Another major move came in 2006, when Walmart announced it would stop selling firearms entirely at all but a third of its American stores, which then numbered around 3,000. Again, the company said the decision was market-driven, citing “diminished customer relevancy” in the suburban and urban areas where Walmart was expanding. And again, hunting and firearms enthusiasts voiced concerns that the company was drifting away from its outdoorsy roots, as the Associated Press noted.
Just two years later, Walmart made it harder to buy firearms at the stores that were still selling them. The company signed on to a plan led by then-New York Mayor Michael Bloomberg that created a computerized log of purchases, introduced stringent inventory controls and set up systems to film every firearm sale. The Bloomberg-backed news website the Trace, which covers guns in America, says the move made Walmart’s policies tougher than the federal government’s background checks.
But when the economic recession took hold in 2009, Walmart’s sales slumped. And after a five-year hiatus at most of its locations, the company started filling up shelves with shotguns, rifles and ammunition, as the Wall Street Journal reported in 2011.

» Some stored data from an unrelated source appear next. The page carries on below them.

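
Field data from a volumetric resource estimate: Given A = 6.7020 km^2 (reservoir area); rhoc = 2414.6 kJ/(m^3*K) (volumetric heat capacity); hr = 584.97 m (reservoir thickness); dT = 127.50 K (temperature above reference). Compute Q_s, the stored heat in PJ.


Step 1: Vr = A*1e6*hr = 6.702*1e6*584.97 = 3.920469e+09 m^3
Step 2: Q_s = Vr*rhoc*dT/1e12 = 3.920469e+09*2414.6*127.5/1e12 = 1207.0 PJ
Q_s = 1207.0 PJ


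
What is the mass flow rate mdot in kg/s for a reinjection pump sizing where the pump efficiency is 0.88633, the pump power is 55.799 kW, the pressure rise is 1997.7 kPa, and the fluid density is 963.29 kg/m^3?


mdot = P_pump * rho * eta / dP
mdot = 55.799 * 963.29 * 0.88633 / 1997.7
mdot = 23.848 kg/s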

It was part of a larger push to bring back “heritage categories” like sewing and outdoors equipment after Walmart’s attempts to carry more “upscale” products backfired, according to the Journal. Gun sales were also on the rise at that time, driven in part by fears of regulation by a Democratic administration. Half of Walmart’s nearly 4,000 stores, including some in urban areas, started selling firearms again.
In 2012, after the mass shooting in Newtown, Conn., Walmart resisted calls to stop selling assault-style rifles such as the Bushmaster AR-15, which gunman Adam Lanza used to massacre children and teachers at Sandy Hook Elementary School. But the company did remove a listing on its website for the weapon out of sensitivity for the victims, a spokesman told CNN at the time. Meanwhile, in the weeks after the attack, semiautomatic rifles sold out at Walmart locations around the country. The company even had to ration ammunition sales after President Barack Obama’s reelection.

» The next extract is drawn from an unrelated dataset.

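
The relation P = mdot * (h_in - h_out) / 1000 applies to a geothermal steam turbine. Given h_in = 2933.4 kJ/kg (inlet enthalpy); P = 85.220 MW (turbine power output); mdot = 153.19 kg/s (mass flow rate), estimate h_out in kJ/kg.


h_out = h_in - P * 1000 / mdot
h_out = 2933.4 - 85.220 * 1000 / 153.19
h_out = 2377.1 kJ/kg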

Three years and numerous mass shootings later, however, Walmart did stop selling the AR-15 and similar weapons. Reuters reported that the announcement came on the same day that a television journalist and her videographer were shot and killed during a live broadcast in Virginia. Walmart said its decision was not related to that incident nor any other high-profile shooting.
“This is done solely on what customer demand was,” company spokesman Kory Lundberg told Reuters. “We are instead focusing on hunting and sportsman firearms.”
Some retail experts were skeptical, among them retail consultant Burt Flickinger, who told Reuters the decision to drop assault-style rifles reflected a leadership that was paying closer attention to social issues. “It shows that the Walmart of this decade is quite different from the prior four decades,” Flickinger said at the time.
Walmart CEO Doug McMillon, who has headed the company since 2014, has stressed that he wants to cater to hunting and sports shooting, the things Walton enjoyed.
“Our focus as it relates to firearms should be hunters and people who shoot sporting clays and things like that,” he told CNN in 2015. “We believe in serving those customers, we have for a long time, and we believe we should continue to.”
That message came up again this week. On Wednesday, two weeks after the mass shooting in Parkland, Walmart said in a statement that it had “taken an opportunity to review our policy on firearm sales.”
“Our heritage as a company has always been in serving sportsmen and hunters,” the statement read, “and we will continue to do so in a responsible way.”